In the past few years, a number of rock legends have picked up the proverbial pen to set the record straight on their personal stories. Keith Richards, Eric Clapton and Sting have all told their tales in book form, and this year has seen a lot of icons hit the book store. So, just in time for the holidays, we’re offering brief takes on some of 2012′s best rock tomes.
THE BOOK: Waging Heavy Peace
AUTHOR: Neil Young
THE DEAL: Years after Young tried to sue author Jimmy McDonough to prevent the release of the exhaustive biography Shakey (even though he had done a number of interviews with the author for the book), Neil now tells his own story… in very Dylan-esque non-linear style.
THREE THINGS WE LEARNED:
- If you’re a Neil Young fan because you love After The Goldrush and Rust Never Sleeps, but you really can’t stand Trans or Landing On Water, don’t feel bad.When discussing his many archival projects (including releases of his live recordings and a 10-disc box set), he says: “The fact that I want to create a chronological history of my recordings and supporting work is proof-positive that I am an incurable collector, confronted with an amazingly detailed array of creations that I have painstakingly rat-holed over the years. Some of them are complete pieces of s***, but they have their place in my chronological obsession.” As for his condition as an incurable collector, he lists “cars, trains, manuscripts, photographs, tape recordings, records, memories and clothing” as some of the things he collects.
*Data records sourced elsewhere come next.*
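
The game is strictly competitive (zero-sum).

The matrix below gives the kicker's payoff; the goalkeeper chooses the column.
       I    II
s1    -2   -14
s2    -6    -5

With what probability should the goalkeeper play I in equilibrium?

Row minima are -14 and -6, so the kicker's maximin is -6; column maxima are -2 and -5, so the goalkeeper's minimax is -5. These differ, so the equilibrium is in mixed strategies.
Let the goalkeeper play I with probability q. The kicker is indifferent when −2q − 14(1−q) = −6q − 5(1−q), giving q = 9/13.

9/13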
- He still may release the long-unreleased Homegrown album.
In the mid-’70s, Young worked at such a furious pace, he didn’t have the opportunity to release all of the music he was working on. He was going to release an acoustic-based album called Homegrown, recorded in Nashville with a band that included the late Band drummer Levon Helm. Instead, he put out Tonight’s The Night, which had been finished for two years by then. “I had delayed it originally, having felt it was not yet the right time for release, and also I had a sense that it needed something else added to it for perspective. I did find those tracks eventually, and then the record was complete. Now when I listen to it, I am not sure about that decision.”
- He’s still trying to explain his pro-Ronald Reagan comments from the ’80s.
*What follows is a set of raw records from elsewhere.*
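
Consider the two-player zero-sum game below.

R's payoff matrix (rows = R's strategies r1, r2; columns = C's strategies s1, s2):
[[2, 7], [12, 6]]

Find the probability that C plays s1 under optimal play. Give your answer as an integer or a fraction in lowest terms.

Row minima are 2 and 6, so R's maximin is 6; column maxima are 12 and 7, so C's minimax is 7. These differ, so the equilibrium is in mixed strategies.
Let C play s1 with probability q. R is indifferent when 2q + 7(1−q) = 12q + 6(1−q), giving q = 1/11.

1/11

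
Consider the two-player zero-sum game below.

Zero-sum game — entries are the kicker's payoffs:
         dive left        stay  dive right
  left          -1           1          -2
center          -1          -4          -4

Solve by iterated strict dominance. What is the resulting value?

-2

Column dive left is strictly dominated by dive right for the goalkeeper (-2<-1, -4<-1); eliminate dive left.
Row center is strictly dominated by row left (1>-4, -2>-4); eliminate center.
Column stay is strictly dominated by dive right for the goalkeeper (-2<1); eliminate stay.
Only (left, dive right) remains, with payoff -2.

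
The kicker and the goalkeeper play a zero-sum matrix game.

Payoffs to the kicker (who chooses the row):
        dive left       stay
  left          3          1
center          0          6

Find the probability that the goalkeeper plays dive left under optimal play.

Row minima are 1 and 0, so the kicker's maximin is 1; column maxima are 3 and 6, so the goalkeeper's minimax is 3. These differ, so the equilibrium is in mixed strategies.
Let the goalkeeper play dive left with probability q. The kicker is indifferent when 3q + (1−q) = 6(1−q), giving q = 5/8.

5/8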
He dedicates a short chapter to this. He had done an interview with two AP reporters in his bus: “They came on the bus and started right off making derogatory remarks about Reagan. They were presumptuous; I could see they thought they had me al figured out. I was that hippie who wrote ‘Ohio’ and ‘Southern Man’ and sang with that group CSNY. I told them I did not believe in painting someone with one brush… I liked Reagan for some things he had said. Reagan had talked about the need for communities to come together to help themselves in ways that I thought were reasonable, and I told them that I did not believe that he was the villain so many had painted him to be.” They wrote a story making Young look like a Reagan supporter. “Since the moment I met those two AP jerks, I have been trying to straighten out what they said. What they said I said.”
Young’s story doesn’t appear to be slowing down. He reunited with Crazy Horse earlier this year, releasing two new albums, Americana and Psychedelic Pill.